282. DU PRINCE HENRI.
Rheinsberg, 9 septembre 1777.
Mon très-cher frère,
J'ai appris votre heureuse arrivée à Potsdam avec la plus grande joie. Vous daignez, mon très-cher frère, me parler, dans la même lettre, de votre passage par la Lusace.452-c Accoutumé à voir vos troupes, je ne suis pas étonné que la comparaison en soit peu avantageuse pour les troupes saxonnes que vous avez vues. Tout le pays, d'ailleurs, a essuyé tant de sensibles secousses, qu'il doit s'en ressentir encore.
Je me suis hâté de répondre sur le premier sujet de votre lettre; mais j'en viens à l'essentiel, c'est de vous remercier très-humblement, mon très-cher frère, de l'Essai sur les formes de gouvernement et sur les devoirs des rois,452-d que vous avez daigné m'envoyer. Je l'ai relu avec<453> toute la reconnaissance et le plus grand plaisir. Vous avez recueilli dans un très-petit volume le résumé de ce qu'on peut dire et penser sur les gouvernements. Vous avez fait le plus beau portrait des devoirs d'un souverain : ce tableau, cependant, ne peut guère être imité. Il faudrait toujours des princes doués de votre génie, et qui eussent vos connaissances. La nature n'en produit pas de cette espèce; je désirerais donc encore un chapitre utile pour un homme que la naissance place sur le trône, mais auquel la nature a refusé les dons que vous possédez. Il lui faut une marche;453-a il est impossible qu'il agisse par lui-même, et je pense que ce serait un malheur s'il le voulait. Comment peut-il faire et quels sont les moyens pour que le corps de l'État se conserve, si la tête en est faible?

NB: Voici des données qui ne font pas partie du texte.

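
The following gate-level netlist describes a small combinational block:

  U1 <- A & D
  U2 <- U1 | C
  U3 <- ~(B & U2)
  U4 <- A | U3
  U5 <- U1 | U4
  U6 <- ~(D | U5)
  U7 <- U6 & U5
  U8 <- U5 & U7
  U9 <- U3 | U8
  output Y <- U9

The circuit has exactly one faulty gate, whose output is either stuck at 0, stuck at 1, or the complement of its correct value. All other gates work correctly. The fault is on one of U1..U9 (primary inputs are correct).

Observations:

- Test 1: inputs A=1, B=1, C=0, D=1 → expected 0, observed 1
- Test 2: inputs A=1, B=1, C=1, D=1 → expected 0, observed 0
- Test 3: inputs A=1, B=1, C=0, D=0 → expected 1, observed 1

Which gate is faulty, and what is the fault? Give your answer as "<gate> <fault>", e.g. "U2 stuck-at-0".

U1 stuck-at-0

Fault-free values for test 1 (A=1, B=1, C=0, D=1): U1=1, U2=1, U3=0, U4=1, U5=1, U6=0, U7=0, U8=0, U9=0, giving Y=0. Observed 1.
Test 1: faults giving observed 1 are {U1 stuck-at-0, U1 inverted output, U2 stuck-at-0, U2 inverted output, U3 stuck-at-1, U3 inverted output, U6 stuck-at-1, U6 inverted output, U7 stuck-at-1, U7 inverted output, U8 stuck-at-1, U8 inverted output, U9 stuck-at-1, U9 inverted output}.
Test 2 (A=1, B=1, C=1, D=1): fault-free U1=1, U2=1, U3=0, U4=1, U5=1, U6=0, U7=0, U8=0, U9=0 → 0; observed 0. Eliminates U2 stuck-at-0, U2 inverted output, U3 stuck-at-1, U3 inverted output, U6 stuck-at-1, U6 inverted output, U7 stuck-at-1, U7 inverted output, U8 stuck-at-1, U8 inverted output, U9 stuck-at-1, U9 inverted output.
Test 3 (A=1, B=1, C=0, D=0): fault-free U1=0, U2=0, U3=1, U4=1, U5=1, U6=0, U7=0, U8=0, U9=1 → 1; observed 1. Eliminates U1 inverted output.
Only U1 stuck-at-0 is consistent with every test.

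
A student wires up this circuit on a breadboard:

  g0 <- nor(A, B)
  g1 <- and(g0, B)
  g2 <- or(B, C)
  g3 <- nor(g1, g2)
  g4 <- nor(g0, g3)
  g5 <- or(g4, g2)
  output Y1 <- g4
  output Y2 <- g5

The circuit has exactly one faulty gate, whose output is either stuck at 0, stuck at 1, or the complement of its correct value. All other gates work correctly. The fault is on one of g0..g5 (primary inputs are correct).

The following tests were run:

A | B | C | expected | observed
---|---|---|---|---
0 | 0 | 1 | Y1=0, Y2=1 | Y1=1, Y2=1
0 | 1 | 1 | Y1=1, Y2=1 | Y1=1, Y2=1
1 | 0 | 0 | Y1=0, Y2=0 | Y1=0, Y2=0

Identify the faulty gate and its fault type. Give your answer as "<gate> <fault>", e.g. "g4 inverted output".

g0 stuck-at-0

Fault-free values for test 1 (A=0, B=0, C=1): g0=1, g1=0, g2=1, g3=0, g4=0, g5=1, giving Y1=0, Y2=1. Observed Y1=1, Y2=1.
Test 1: faults giving observed Y1=1, Y2=1 are {g0 stuck-at-0, g0 inverted output, g4 stuck-at-1, g4 inverted output}.
Test 2 (A=0, B=1, C=1): fault-free g0=0, g1=0, g2=1, g3=0, g4=1, g5=1 → Y1=1, Y2=1; observed Y1=1, Y2=1. Eliminates g0 inverted output, g4 inverted output.
Test 3 (A=1, B=0, C=0): fault-free g0=0, g1=0, g2=0, g3=1, g4=0, g5=0 → Y1=0, Y2=0; observed Y1=0, Y2=0. Eliminates g4 stuck-at-1.
Only g0 stuck-at-0 is consistent with every test.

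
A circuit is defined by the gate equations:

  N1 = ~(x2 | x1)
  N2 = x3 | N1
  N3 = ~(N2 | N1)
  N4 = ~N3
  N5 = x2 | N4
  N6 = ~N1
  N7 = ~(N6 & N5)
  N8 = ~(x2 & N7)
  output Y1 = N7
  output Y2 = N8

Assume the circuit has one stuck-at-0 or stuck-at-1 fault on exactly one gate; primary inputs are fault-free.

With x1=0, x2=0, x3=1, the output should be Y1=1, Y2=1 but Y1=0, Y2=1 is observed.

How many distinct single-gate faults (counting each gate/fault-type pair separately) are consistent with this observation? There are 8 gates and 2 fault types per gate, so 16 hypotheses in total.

3

Fault-free: N1=1, N2=1, N3=0, N4=1, N5=1, N6=0, N7=1, N8=1 → Y1=1, Y2=1. Observed Y1=0, Y2=1.
  N1: stuck-at-0 ✓; others ✗
  N2: none of the 2 fault types match ✗
  N3: none of the 2 fault types match ✗
  N4: none of the 2 fault types match ✗
  N5: none of the 2 fault types match ✗
  N6: stuck-at-1 ✓; others ✗
  N7: stuck-at-0 ✓; others ✗
  N8: none of the 2 fault types match ✗
Consistent faults: {N1 stuck-at-0, N6 stuck-at-1, N7 stuck-at-0} — 3 in all.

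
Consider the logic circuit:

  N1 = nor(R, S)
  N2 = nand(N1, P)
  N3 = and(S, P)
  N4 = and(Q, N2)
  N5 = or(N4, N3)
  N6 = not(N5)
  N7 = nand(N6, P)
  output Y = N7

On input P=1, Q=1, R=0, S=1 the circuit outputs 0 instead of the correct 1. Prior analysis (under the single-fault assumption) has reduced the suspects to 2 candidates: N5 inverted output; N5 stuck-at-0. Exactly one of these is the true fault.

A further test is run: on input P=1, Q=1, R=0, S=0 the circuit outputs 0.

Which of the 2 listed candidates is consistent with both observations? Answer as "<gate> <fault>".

Evaluate each candidate on input P=1, Q=1, R=0, S=0:
  N5 inverted output: N1=1, N2=0, N3=0, N4=0, N5=1 [inverted output], N6=0, N7=1 → 1 — eliminated
  N5 stuck-at-0: N1=1, N2=0, N3=0, N4=0, N5=0 [stuck-at-0], N6=1, N7=0 → 0 — matches
Only N5 stuck-at-0 reproduces the observed 0.

N5 stuck-at-0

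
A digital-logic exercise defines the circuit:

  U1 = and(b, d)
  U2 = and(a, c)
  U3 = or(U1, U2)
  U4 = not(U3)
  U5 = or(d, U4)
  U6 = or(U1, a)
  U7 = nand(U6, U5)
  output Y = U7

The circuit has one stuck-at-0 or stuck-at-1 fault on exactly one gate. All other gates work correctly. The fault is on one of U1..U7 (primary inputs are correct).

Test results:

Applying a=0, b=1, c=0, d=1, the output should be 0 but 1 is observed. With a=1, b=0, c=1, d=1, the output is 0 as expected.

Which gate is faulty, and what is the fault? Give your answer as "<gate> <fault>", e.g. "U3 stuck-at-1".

U1 stuck-at-0

Fault-free values for test 1 (a=0, b=1, c=0, d=1): U1=1, U2=0, U3=1, U4=0, U5=1, U6=1, U7=0, giving Y=0. Observed 1.
Test 1: faults giving observed 1 are {U1 stuck-at-0, U5 stuck-at-0, U6 stuck-at-0, U7 stuck-at-1}.
Test 2 (a=1, b=0, c=1, d=1): fault-free U1=0, U2=1, U3=1, U4=0, U5=1, U6=1, U7=0 → 0; observed 0. Eliminates U5 stuck-at-0, U6 stuck-at-0, U7 stuck-at-1.
Only U1 stuck-at-0 is consistent with every test.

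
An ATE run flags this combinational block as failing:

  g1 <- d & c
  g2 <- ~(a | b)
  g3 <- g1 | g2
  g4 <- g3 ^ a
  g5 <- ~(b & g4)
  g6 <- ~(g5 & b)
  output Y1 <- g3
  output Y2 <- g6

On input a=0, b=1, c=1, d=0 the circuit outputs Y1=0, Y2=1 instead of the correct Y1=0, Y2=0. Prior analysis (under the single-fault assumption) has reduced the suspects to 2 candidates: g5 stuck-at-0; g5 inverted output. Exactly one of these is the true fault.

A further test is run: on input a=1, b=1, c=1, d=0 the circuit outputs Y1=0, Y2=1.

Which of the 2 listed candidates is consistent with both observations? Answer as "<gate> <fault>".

g5 stuck-at-0

Evaluate each candidate on input a=1, b=1, c=1, d=0:
  g5 stuck-at-0: g1=0, g2=0, g3=0, g4=1, g5=0 [stuck-at-0], g6=1 → Y1=0, Y2=1 — matches
  g5 inverted output: g1=0, g2=0, g3=0, g4=1, g5=1 [inverted output], g6=0 → Y1=0, Y2=0 — eliminated
Only g5 stuck-at-0 reproduces the observed Y1=0, Y2=1.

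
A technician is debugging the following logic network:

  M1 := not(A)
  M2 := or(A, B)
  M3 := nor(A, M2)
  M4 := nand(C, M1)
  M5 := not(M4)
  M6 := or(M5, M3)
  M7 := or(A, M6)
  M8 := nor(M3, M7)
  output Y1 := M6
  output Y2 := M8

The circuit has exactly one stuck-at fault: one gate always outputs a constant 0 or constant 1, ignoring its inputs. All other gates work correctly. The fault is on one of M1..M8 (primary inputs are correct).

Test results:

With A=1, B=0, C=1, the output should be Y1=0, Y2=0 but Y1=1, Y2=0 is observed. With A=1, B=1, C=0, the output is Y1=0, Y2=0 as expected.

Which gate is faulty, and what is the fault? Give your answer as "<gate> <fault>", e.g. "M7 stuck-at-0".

Fault-free values for test 1 (A=1, B=0, C=1): M1=0, M2=1, M3=0, M4=1, M5=0, M6=0, M7=1, M8=0, giving Y1=0, Y2=0. Observed Y1=1, Y2=0.
Test 1: faults giving observed Y1=1, Y2=0 are {M1 stuck-at-1, M3 stuck-at-1, M4 stuck-at-0, M5 stuck-at-1, M6 stuck-at-1}.
Test 2 (A=1, B=1, C=0): fault-free M1=0, M2=1, M3=0, M4=1, M5=0, M6=0, M7=1, M8=0 → Y1=0, Y2=0; observed Y1=0, Y2=0. Eliminates M3 stuck-at-1, M4 stuck-at-0, M5 stuck-at-1, M6 stuck-at-1.
Only M1 stuck-at-1 is consistent with every test.

M1 stuck-at-1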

Ce serait un chapitre excellent pour le bon roi de Fiance. Il se peut que je me trompe, mais je le crois rempli du désir et du zèle à faire le bien; mais n'ayant pas de génie et de connaissances, il ne sait comment s'y prendre.
Je vous rends très-humblement grâce, mon très-cher frère, pour les bulletins; mais je me réjouis que les Autrichiens qui vous regardent vous trouvent encore tel, qu'on peut espérer de vous conserver longtemps. C'est l'idée la plus flatteuse pour moi, et l'objet de mes vœux et de mon espérance. Si vous daignez seulement, mon très-cher frère, ne vous point négliger lorsque vous ressentez quelques incommodités, je puis alors me flatter que votre conservation sera égale à mon espérance et à mes souhaits, lesquels partent du tendre et respectueux attachement avec lequel je suis, etc.
452-c Frédéric partit le 2 octobre de Polnisch-Neudorf, près de Breslau, et passa par Christianstadt, Forsta, etc. pour se rendre à Potsdam.
452-d Voyez t. IX, p. XI et XII, 221-240; t. XXIII, p. 456, 458 et 459; t. XXV, p. 97 et 101.
453-a Nous lisons marche, mais le mot est presque illisible dans l'autographe.